One of the most important steps in preparing for a successful paper or project is finding a good topic. Asking "how" or "why" questions about things you have seen or experienced can help lead you to good research topic.

A good topic will be:

  • Clear
  • Focused
  • Appropriately Complex

Here are three steps that can help you arrive at a good topic that will enable you to produce a successful paper or project. 

Step 1.  Brainstorm

Take out a blank piece of paper, or, open up a new document on your computer and begin to list all of the areas or ideas that are of interest to you.

  • Have your recently read or seen a news story or article that raised questions or concerns?
  • Have you, or someone you know, experienced a situation or change that exemplifies a larger phenomenon?
  • Is there something in a class or lecture that sparked your interest?

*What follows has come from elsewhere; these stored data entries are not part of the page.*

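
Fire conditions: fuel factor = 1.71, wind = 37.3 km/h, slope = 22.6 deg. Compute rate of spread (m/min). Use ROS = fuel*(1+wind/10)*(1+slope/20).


Formula: ROS = fuel * (1 + wind/10) * (1 + slope/20)
Wind factor = 1 + 37.3/10 = 4.73
Slope factor = 1 + 22.6/20 = 2.13
ROS = 1.71 * 4.73 * 2.13 = 17.23 m/min

17.23


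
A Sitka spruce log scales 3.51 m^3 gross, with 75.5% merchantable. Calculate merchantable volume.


Formula: MV = V_total * (merchantable_pct / 100)
Merchantable fraction = 75.5% / 100 = 0.755
MV = 3.51 m^3 * 0.755 = 2.65 m^3

2.65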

You may want to scan a subject encyclopedia or topic companion (e.g. The Blackwell Companion to Religion in America or the Encyclopedia of the Modern Middle East & North Africa, or the Oxford Companion to United States History). The resources can help familiarize you with various topics, about which you may have an interest, and will provide useful background information, terminology, and additional bibliographic resources.

Step 2. Scan the academic literature for articles and books related to the idea(s) that you have identified.

Begin to search the library's catalog and databases to see what has already been written about the idea(s) you have identified. This is where your keywords and background information will come in handy. Use these keywords to broaden and refine your search. Once you have found several articles or books related to your topic, take some time to carefully skim their arguments and conclusions. 

This step can also help you better understand what Buswell Library holds in their local collections in support of your research. Before you become fully set on your topic, it is wise to ensure that the library can provide you with enough primary and secondary resources to support your entire project.

Step 3. Focus your information to formulate an argument

Once you have begun to identify ideas of interest and how much (or little) they have been studied and written about, you can being to make decisions about how you might refine your ideas and assemble your information findings into meaningful answers.

Consider asking yourself the following questions as you begin to narrow your ideas into arguments.

  •  What?
    • What is this essay really about? What is my central argument or conclusion? What do I really want to say to the reader?
  • Why?
    • Why am I writing this essay? Everyone chooses a topic for a reason - what is yours?  
  • Who?
    • For whom is this essay written? Obviously, your instructor will be reading your final draft, but consider going beyond this consideration to think carefully about your audience. How will you take into account a reader who is unfamiliar with this topic? Or, what difference might it make in your writing if you try to take into account differences among potential readers. Writing with a particular reader in mind may well help you to sharpen and focus your argument(s) or conclusion(s).

Step 4: Begin Your Search

Once you have refined your idea, you are ready to begin your search for sources.